Die Bunkeranlage ist damit historisch quasi einzigartig und wurde zwischenzeitlich unter Denkmalschutz gestellt – der Leitbunker ist eingetragenes Denkmal der Stadt Velbert. Die diesbezüglichen Bemühungen hat die Arbeitsgruppe Niederberg der Ehrenamtlichen Mitarbeiter des LVR-Amtes für Bodendenkmalpflege im Rheinland, bestehend aus den Herren Dr. Grau, Lohbeck, Niedworok und Polkläser durch intensive Archivrecherchen vorangetrieben. Die Nachforschungen waren schwierig, da die Anlage seinerzeit unter strengster Geheimhaltung installiert worden war, weshalb Unterlagen und Baupläne nur sehr schwer zu finden waren. Der heutige Eigentümer der Anlage gab seine freundliche Zustimmung zur Unterschutzstellung und Präsentation des Bunkers.
2013 wurde die Anlage erstmals der Öffentlichkeit zugänglich gemacht und vorgestellt. Das Thema „Leitbunker der Scheinanlage“ wurde in der Öffentlichkeit mit unerwartet hohem Interesse aufgenommen. Obwohl es bis nachmittags in Strömen regnete, fanden um 1.200 Besucher den Weg auf den Rottberg.
Seitdem wird die Bunkeranlage unter Aspekten der Denkmalpflege für Besucher museal erschlossen, dieses mit dem Ziel einer regelmäßigen Öffnung, vielleicht in Zukunft einmal als kleines Museum für Scheinanlagen.

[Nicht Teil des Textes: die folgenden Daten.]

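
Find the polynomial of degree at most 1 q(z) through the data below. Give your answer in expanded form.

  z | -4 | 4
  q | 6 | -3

q(z) = -(9/8)z + 3/2

Build the Lagrange basis polynomials:
L_0(z) = (z - 4) / [-8] = -(1/8)z + 1/2
L_1(z) = (z + 4) / [8] = (1/8)z + 1/2
q(z) = 6·L_0 + (-3)·L_1
  6·L_0(z) = -(3/4)z + 3
  (-3)·L_1(z) = -(3/8)z - 3/2
Adding term by term: -(9/8)z + 3/2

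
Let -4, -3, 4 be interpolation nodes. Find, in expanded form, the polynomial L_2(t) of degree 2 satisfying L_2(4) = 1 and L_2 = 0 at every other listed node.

L_2(t) = (t + 4)(t + 3) / [(8)·(7)]
       = (t^2 + 7t + 12) / (56)

L_2(t) = (1/56)t^2 + (1/8)t + 3/14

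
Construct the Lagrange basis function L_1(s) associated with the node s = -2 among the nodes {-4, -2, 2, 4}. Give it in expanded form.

L_1(s) = (s + 4)(s - 2)(s - 4) / [(2)·(-4)·(-6)]
       = (s^3 - 2s^2 - 16s + 32) / (48)

L_1(s) = (1/48)s^3 - (1/24)s^2 - (1/3)s + 2/3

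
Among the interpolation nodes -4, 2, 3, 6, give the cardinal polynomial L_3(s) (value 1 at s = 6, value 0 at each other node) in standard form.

L_3(s) = (s + 4)(s - 2)(s - 3) / [(10)·(4)·(3)]
       = (s^3 - s^2 - 14s + 24) / (120)

L_3(s) = (1/120)s^3 - (1/120)s^2 - (7/60)s + 1/5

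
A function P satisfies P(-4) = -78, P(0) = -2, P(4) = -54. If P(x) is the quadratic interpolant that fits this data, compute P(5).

-87

Using Newton's divided-difference form:
P[-4,0] = (-2 - (-78)) / (0 - (-4)) = 19
P[0,4] = (-54 - (-2)) / (4 - 0) = -13
P[-4,0,4] = (-13 - 19) / (4 - (-4)) = -4
P(5) = -78 + 19·(9) + (-4)·(9)·(5) = -87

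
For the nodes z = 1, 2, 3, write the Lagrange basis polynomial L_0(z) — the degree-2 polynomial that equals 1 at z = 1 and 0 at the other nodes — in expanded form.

L_0(z) = (z - 2)(z - 3) / [(-1)·(-2)]
       = (z^2 - 5z + 6) / (2)

L_0(z) = (1/2)z^2 - (5/2)z + 3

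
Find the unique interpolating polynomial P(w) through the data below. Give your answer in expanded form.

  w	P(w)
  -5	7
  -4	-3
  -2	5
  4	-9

Newton's divided differences:
P[-5,-4] = (-3 - 7) / (-4 - (-5)) = -10
P[-4,-2] = (5 - (-3)) / (-2 - (-4)) = 4
P[-2,4] = (-9 - 5) / (4 - (-2)) = -7/3
P[-5,-4,-2] = (4 - (-10)) / (-2 - (-5)) = 14/3
P[-4,-2,4] = (-7/3 - 4) / (4 - (-4)) = -19/24
P[-5,-4,-2,4] = (-19/24 - 14/3) / (4 - (-5)) = -131/216
P(w) = 7 + (-10)·(w + 5) + (14/3)·(w + 5)(w + 4) + (-131/216)·(w + 5)(w + 4)(w + 2)
Expanding: P(w) = -(131/216)w^3 - (433/216)w^2 + (967/108)w + 704/27

P(w) = -(131/216)w^3 - (433/216)w^2 + (967/108)w + 704/27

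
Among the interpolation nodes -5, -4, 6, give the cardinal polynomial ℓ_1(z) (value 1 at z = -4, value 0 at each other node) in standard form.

ℓ_1(z) = (z + 5)(z - 6) / [(1)·(-10)]
       = (z^2 - z - 30) / (-10)

ℓ_1(z) = -(1/10)z^2 + (1/10)z + 3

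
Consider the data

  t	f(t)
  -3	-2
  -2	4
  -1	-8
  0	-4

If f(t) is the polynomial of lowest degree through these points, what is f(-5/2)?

Evaluate each Lagrange basis at t = -5/2:
L_0(-5/2) = (-1/2)·(-3/2)·(-5/2)/[(-1)·(-2)·(-3)] = 5/16
L_1(-5/2) = (1/2)·(-3/2)·(-5/2)/[(1)·(-1)·(-2)] = 15/16
L_2(-5/2) = (1/2)·(-1/2)·(-5/2)/[(2)·(1)·(-1)] = -5/16
L_3(-5/2) = (1/2)·(-1/2)·(-3/2)/[(3)·(2)·(1)] = 1/16
Sum: (-2)·(5/16) + 4·(15/16) + (-8)·(-5/16) + (-4)·(1/16) = 43/8

43/8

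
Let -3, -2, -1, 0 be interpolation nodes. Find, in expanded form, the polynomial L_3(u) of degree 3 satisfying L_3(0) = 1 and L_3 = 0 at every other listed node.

L_3(u) = (u + 3)(u + 2)(u + 1) / [(3)·(2)·(1)]
       = (u^3 + 6u^2 + 11u + 6) / (6)

L_3(u) = (1/6)u^3 + u^2 + (11/6)u + 1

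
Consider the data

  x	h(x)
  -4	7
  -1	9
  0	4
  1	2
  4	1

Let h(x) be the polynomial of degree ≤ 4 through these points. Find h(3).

21/5

L_0(3) = (4)·(3)·(2)·(-1)/[(-3)·(-4)·(-5)·(-8)] = -1/20
L_1(3) = (7)·(3)·(2)·(-1)/[(3)·(-1)·(-2)·(-5)] = 7/5
L_2(3) = (7)·(4)·(2)·(-1)/[(4)·(1)·(-1)·(-4)] = -7/2
L_3(3) = (7)·(4)·(3)·(-1)/[(5)·(2)·(1)·(-3)] = 14/5
L_4(3) = (7)·(4)·(3)·(2)/[(8)·(5)·(4)·(3)] = 7/20
Sum: 7·(-1/20) + 9·(7/5) + 4·(-7/2) + 2·(14/5) + 1·(7/20) = 21/5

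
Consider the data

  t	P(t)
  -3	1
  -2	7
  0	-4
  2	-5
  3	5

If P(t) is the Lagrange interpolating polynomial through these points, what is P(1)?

L_0(1) = (3)·(1)·(-1)·(-2)/[(-1)·(-3)·(-5)·(-6)] = 1/15
L_1(1) = (4)·(1)·(-1)·(-2)/[(1)·(-2)·(-4)·(-5)] = -1/5
L_2(1) = (4)·(3)·(-1)·(-2)/[(3)·(2)·(-2)·(-3)] = 2/3
L_3(1) = (4)·(3)·(1)·(-2)/[(5)·(4)·(2)·(-1)] = 3/5
L_4(1) = (4)·(3)·(1)·(-1)/[(6)·(5)·(3)·(1)] = -2/15
Sum: 1·(1/15) + 7·(-1/5) + (-4)·(2/3) + (-5)·(3/5) + 5·(-2/15) = -23/3

-23/3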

Bisher konnte bereits im Bunker eine zeitgenössische Beleuchtung installiert und in Betrieb genommen, ein zeitgenössischer Bunkerofen aufgestellt sowie eine passende historische Eingangstür beschafft werden. Einige Velberter Firmen halfen mit Sach- und Dienstleistungsspenden. Inzwischen hat die Arbeitsgruppe eine aus Spenden finanzierte Informationstafel installiert, da an der Anlage der Neandertalsteig verläuft.
Auf das Thema „Scheinanlage“ bezogen gibt es deutschlandweit kein weiteres Museum – zwar gibt es dokumentierende Ausstellungen, denen es aber letztendlich an Artefakten fehlt. Aufgrund des erhaltenen Leitbunkers in Velbert würde ein entsprechendes Museum später doch eine gewisse Einzigartigkeit bieten.
Die Besucherinnen und Besucher erwarten am 11. September kompetente Führungen und eine immerhin schon etwas weiter erschlossene, denkmalgeschützte Bunkeranlage. Die ehrenamtlichen Bodendenkmalpfleger Agricola, Erley, Grau, Knop, Lohbeck, Niedworok und Polkläser freuen sich auf Ihren Besuch!
10 – 17 Uhr durchgängig:
Öffnung des Leitbunkers mit Besichtigung / Führung und Erläuterungen sowohl zum Leitbunker als auch zu den historischen Zusammenhängen der ehemaligen Kruppschen Nachtscheinanlage. Luftbilder und Schautafeln inner- und außerhalb des Bauwerks runden das Programm ab.
Rottberger Straße 64, 42551 Velbert, im Gelände (Beschilderungen folgen, Parkplatz ist ausgeschildert),
Für Navi-Eingabe: Asbachtal 2-6, 42551 Velbert
GPS-Koordinaten 51°21´55.16"N, 7°4´13.24"E
Es ist auf einer an den Bunker angrenzenden Wiese ein Parkplatz ausgeschildert. Gäste werden unbedingt gebeten, diesen zu nutzen, und nicht an der Rottberger Straße zu parken!